Snow’s big thing at the moment is history-based apps, and he has all the zeal of a convert; when I ask him whether they could change the teaching of history in schools, his enthusiasm goes through the roof – “100%! God yes absolutely!” Snow’s app, Timeline WW2, demonstrates the potential he sees for apps as a sort of enhanced book. “I mean there’s no question, people can’t say they’re taking away from books – it is the book! All the work that goes into the book. You’ve got more pictures, more material – and you’re able to search it.”

 In Snow’s eyes, apps have the potential to revolutionise the study of history – “a bit like the internet, when it began everyone was like ‘well I can see why it’s really good for things like sports and porn and teenage gossip but I really don’t see what the point is for history.’ Of course, ten years down the line, the internet’s absolutely extraordinary for history.” But are apps even better than books? “I love books. I love the feel of them, I love the smell of them, I have many in my house. But I think for many jobs, apps are better.”

For someone who frequently talks in schools and tries to make history accessible, one would think that Snow would have strong opinions on the teaching of history. Actually, as with any good historian, he can see all sides of the argument: “That’s why I’m not writing the syllabus! Because I agree with everything.”

Understanding of British history is important: “History should give the young people context to understand the society in which they live.” But “clearly, history shouldn’t be about encouraging patriotism,” and it wouldn’t do to ignore history beyond our borders, such as Martin Luther King and the struggle for black emancipation in the United States “because I think we’re outward looking and that’s an incredibly powerful and inspiring story. And one that’s hugely relevant in the modern British state and around the world.”

Politics and history never seem to be very far apart. Do politicians manipulate history? “It goes without saying. Politicians are absolutely disgraceful in their use and abuse of history. And they justify things all the time; they appeal to a distant past that sometimes didn’t exist. I go on Twitter all the time correcting politicians on stupid things and they ignore me.” His Twitter feed is full of historical titbits, political comments, a narration of his very busy life, and amusing put-downs directed at politicians and punters alike when they get their facts wrong.

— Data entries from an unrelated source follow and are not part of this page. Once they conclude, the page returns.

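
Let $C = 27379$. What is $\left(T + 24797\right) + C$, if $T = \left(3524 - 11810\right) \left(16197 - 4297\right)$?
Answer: $-98551224$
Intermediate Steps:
$T = -98603400$ ($T = \left(-8286\right) 11900 = -98603400$)
$\left(T + 24797\right) + C = \left(-98603400 + 24797\right) + 27379 = -98578603 + 27379 = -98551224$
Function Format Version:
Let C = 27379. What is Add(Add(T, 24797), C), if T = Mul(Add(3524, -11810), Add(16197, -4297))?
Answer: -98551224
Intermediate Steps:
T = -98603400 (T = Mul(-8286, 11900) = -98603400)
Add(Add(T, 24797), C) = Add(Add(-98603400, 24797), 27379) = Add(-98578603, 27379) = -98551224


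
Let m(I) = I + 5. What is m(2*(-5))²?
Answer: 25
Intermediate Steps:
m(I) = 5 + I
m(2*(-5))² = (5 + 2*(-5))² = (5 - 10)² = (-5)² = 25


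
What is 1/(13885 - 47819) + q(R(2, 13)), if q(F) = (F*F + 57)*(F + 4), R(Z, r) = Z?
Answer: 12419843/33934 ≈ 366.00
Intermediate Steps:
q(F) = (4 + F)*(57 + F²) (q(F) = (F² + 57)*(4 + F) = (57 + F²)*(4 + F) = (4 + F)*(57 + F²))
1/(13885 - 47819) + q(R(2, 13)) = 1/(13885 - 47819) + (228 + 2³ + 4*2² + 57*2) = 1/(-33934) + (228 + 8 + 4*4 + 114) = -1/33934 + (228 + 8 + 16 + 114) = -1/33934 + 366 = 12419843/33934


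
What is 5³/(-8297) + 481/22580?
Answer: 1168357/187346260 ≈ 0.0062364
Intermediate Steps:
5³/(-8297) + 481/22580 = 125*(-1/8297) + 481*(1/22580) = -125/8297 + 481/22580 = 1168357/187346260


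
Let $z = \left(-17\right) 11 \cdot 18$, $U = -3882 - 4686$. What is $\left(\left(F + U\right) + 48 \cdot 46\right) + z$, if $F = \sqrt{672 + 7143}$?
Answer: $-9726 + \sqrt{7815} \approx -9637.6$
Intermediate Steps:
$F = \sqrt{7815} \approx 88.402$
$U = -8568$ ($U = -3882 - 4686 = -8568$)
$z = -3366$ ($z = \left(-187\right) 18 = -3366$)
$\left(\left(F + U\right) + 48 \cdot 46\right) + z = \left(\left(\sqrt{7815} - 8568\right) + 48 \cdot 46\right) - 3366 = \left(\left(-8568 + \sqrt{7815}\right) + 2208\right) - 3366 = \left(-6360 + \sqrt{7815}\right) - 3366 = -9726 + \sqrt{7815}$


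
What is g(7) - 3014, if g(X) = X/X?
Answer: -3013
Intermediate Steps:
g(X) = 1
g(7) - 3014 = 1 - 3014 = -3013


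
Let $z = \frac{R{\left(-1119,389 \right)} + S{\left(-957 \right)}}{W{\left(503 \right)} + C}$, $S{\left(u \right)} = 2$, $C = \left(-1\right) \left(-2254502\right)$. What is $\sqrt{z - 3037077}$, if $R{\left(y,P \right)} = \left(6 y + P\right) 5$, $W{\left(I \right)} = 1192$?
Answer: $\frac{i \sqrt{1717013319423089926}}{751898} \approx 1742.7 i$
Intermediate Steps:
$C = 2254502$
$R{\left(y,P \right)} = 5 P + 30 y$ ($R{\left(y,P \right)} = \left(P + 6 y\right) 5 = 5 P + 30 y$)
$z = - \frac{10541}{751898}$ ($z = \frac{\left(5 \cdot 389 + 30 \left(-1119\right)\right) + 2}{1192 + 2254502} = \frac{\left(1945 - 33570\right) + 2}{2255694} = \left(-31625 + 2\right) \frac{1}{2255694} = \left(-31623\right) \frac{1}{2255694} = - \frac{10541}{751898} \approx -0.014019$)
$\sqrt{z - 3037077} = \sqrt{- \frac{10541}{751898} - 3037077} = \sqrt{- \frac{2283572132687}{751898}} = \frac{i \sqrt{1717013319423089926}}{751898}$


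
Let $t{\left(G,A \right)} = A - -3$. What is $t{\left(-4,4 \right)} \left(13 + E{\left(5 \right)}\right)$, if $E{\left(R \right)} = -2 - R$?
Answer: $42$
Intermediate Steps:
$t{\left(G,A \right)} = 3 + A$ ($t{\left(G,A \right)} = A + 3 = 3 + A$)
$t{\left(-4,4 \right)} \left(13 + E{\left(5 \right)}\right) = \left(3 + 4\right) \left(13 - 7\right) = 7 \left(13 - 7\right) = 7 \cdot 6 = 42$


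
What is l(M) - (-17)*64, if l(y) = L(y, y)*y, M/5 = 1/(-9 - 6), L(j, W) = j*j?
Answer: 29375/27 ≈ 1088.0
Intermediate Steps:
L(j, W) = j**2
M = -1/3 (M = 5/(-9 - 6) = 5/(-15) = 5*(-1/15) = -1/3 ≈ -0.33333)
l(y) = y**3 (l(y) = y**2*y = y**3)
l(M) - (-17)*64 = (-1/3)**3 - (-17)*64 = -1/27 - 17*(-64) = -1/27 + 1088 = 29375/27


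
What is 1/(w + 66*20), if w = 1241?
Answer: 1/2561 ≈ 0.00039047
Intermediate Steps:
1/(w + 66*20) = 1/(1241 + 66*20) = 1/(1241 + 1320) = 1/2561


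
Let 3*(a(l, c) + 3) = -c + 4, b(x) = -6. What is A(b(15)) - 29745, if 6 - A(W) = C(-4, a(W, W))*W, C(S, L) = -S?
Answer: -29715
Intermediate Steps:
a(l, c) = -5/3 - c/3 (a(l, c) = -3 + (-c + 4)/3 = -3 + (4 - c)/3 = -3 + (4/3 - c/3) = -5/3 - c/3)
A(W) = 6 - 4*W (A(W) = 6 - (-1*(-4))*W = 6 - 4*W)
A(b(15)) - 29745 = (6 - 4*(-6)) - 29745 = (6 + 24) - 29745 = 30 - 29745 = -29715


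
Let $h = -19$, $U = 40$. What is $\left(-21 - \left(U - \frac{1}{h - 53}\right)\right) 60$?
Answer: $- \frac{21965}{6} \approx -3660.8$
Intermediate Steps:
$\left(-21 - \left(U - \frac{1}{h - 53}\right)\right) 60 = \left(-21 + \left(\frac{1}{-19 - 53} - 40\right)\right) 60 = \left(-21 - \left(40 - \frac{1}{-72}\right)\right) 60 = \left(-21 - \frac{2881}{72}\right) 60 = \left(- \frac{4393}{72}\right) 60 = - \frac{21965}{6}$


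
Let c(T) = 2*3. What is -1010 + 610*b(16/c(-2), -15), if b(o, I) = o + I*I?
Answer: 413600/3 ≈ 1.3787e+5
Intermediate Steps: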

After the interview is over, we sit and chat; about Oxford, about journalism, about his life and mine – which is more than I was expecting. Snow recalls his own confusions about what path to take after university: “When you’re facing a decision, remember that sometimes both options are good. Just because it’s a good decision doesn’t mean it’s binary, doesn’t mean one’s wrong.” His decisions certainly seem to have worked well for him, and I leave with a sense that Dan Snow is absolutely where he wants to be.